King Robin, the story of how the beasts and
birds revenged themselves on Sigli and his father,
the chief of a band of robbers, recalls “Uncle
Remus” and his animal tales; for the monkeys,
at the suggestion of the fox, and with the delighted
consent of the birds and the bees, made a figure wholly
of birdlime to represent a sleeping beggar, being
quite certain that Sigli would kick it the moment
that he saw the intruder from the windows of his father’s
castle. In effect both father and son became fast
to the birdlime figure, when they were stung to death
by ten thousand bees. Then King Robin ordered
the wolves to dig the grave, into which the monkeys
rolled the man and the boy and the birdlime figure,
and, after covering it up, all the beasts and birds
and insects took possession of the robbers’

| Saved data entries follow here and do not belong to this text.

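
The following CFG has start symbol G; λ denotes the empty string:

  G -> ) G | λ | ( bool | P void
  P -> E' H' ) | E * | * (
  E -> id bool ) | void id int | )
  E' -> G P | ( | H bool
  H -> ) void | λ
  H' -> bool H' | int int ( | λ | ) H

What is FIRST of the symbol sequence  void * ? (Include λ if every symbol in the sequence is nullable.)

void is a terminal; add {void} and stop.

{ void }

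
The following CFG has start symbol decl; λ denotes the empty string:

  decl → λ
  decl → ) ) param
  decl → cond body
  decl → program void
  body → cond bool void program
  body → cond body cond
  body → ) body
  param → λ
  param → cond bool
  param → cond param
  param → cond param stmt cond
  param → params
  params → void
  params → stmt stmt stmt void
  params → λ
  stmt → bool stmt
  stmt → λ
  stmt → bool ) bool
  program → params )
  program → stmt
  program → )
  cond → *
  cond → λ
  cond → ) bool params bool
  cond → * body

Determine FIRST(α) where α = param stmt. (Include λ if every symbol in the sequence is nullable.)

Add FIRST(param)\{λ} = { ), *, bool, void }; param is nullable, continue.
Add FIRST(stmt)\{λ} = { bool }; stmt is nullable, continue.
Every symbol is nullable, so include λ.

{ ), *, bool, void, λ }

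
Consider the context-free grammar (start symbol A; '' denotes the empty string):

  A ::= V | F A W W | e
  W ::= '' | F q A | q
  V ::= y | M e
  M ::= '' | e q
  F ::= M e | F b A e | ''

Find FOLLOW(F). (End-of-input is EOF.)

In A ::= F A W W: add FIRST(A W W) = { b, e, y }.
In W ::= F q A: add FIRST(q A) = { q }.
In F ::= F b A e: add FIRST(b A e) = { b }.
Union: FOLLOW(F) = { b, e, q, y }.

{ b, e, q, y }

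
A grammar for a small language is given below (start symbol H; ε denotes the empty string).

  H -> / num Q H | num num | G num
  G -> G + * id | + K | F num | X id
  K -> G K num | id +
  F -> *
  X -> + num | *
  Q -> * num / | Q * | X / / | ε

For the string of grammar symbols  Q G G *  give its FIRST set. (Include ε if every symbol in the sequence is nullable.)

Add FIRST(Q)\{ε} = { *, + }; Q is nullable, continue.
Add FIRST(G) = { *, + }; G is not nullable, stop.

{ *, + }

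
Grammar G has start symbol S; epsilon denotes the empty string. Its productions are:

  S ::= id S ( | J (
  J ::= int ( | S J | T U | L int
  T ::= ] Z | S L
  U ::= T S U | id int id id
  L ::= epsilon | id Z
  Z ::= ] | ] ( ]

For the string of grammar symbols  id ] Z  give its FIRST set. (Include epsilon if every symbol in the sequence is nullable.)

{ id }

id is a terminal; add {id} and stop.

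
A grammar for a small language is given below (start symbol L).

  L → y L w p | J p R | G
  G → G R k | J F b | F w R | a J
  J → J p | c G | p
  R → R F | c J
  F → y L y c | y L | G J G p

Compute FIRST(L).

{ a, c, p, y }

L → y L w p contributes {y}.
From L → J p R: add FIRST(J) = { c, p }.
From L → G: add FIRST(G) = { a, c, p, y }.
Union: FIRST(L) = { a, c, p, y }.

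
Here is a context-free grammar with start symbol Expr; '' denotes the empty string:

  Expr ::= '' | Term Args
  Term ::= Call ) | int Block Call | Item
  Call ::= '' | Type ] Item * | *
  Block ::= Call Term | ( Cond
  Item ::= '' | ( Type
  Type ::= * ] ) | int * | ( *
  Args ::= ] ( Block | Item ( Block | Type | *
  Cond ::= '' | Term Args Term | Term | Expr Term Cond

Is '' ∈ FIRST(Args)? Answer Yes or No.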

castle, and lived there under the beneficent rule of
King Robin.
Silver Bells is, again, a story of a wholly different type, and charmingly pretty it is, with its new development of the wicked step-mother—in this case a mother who had married again and hated her little girl by the first husband. Elvira, the Sainted Princess tells how the daughter of King Wamba, who had become a Christian unknown to her father, by her prayers and tears caused his staff to blossom in one night, after he had determined that unless this miracle were worked by the God of the Christians she and her lover should be burned.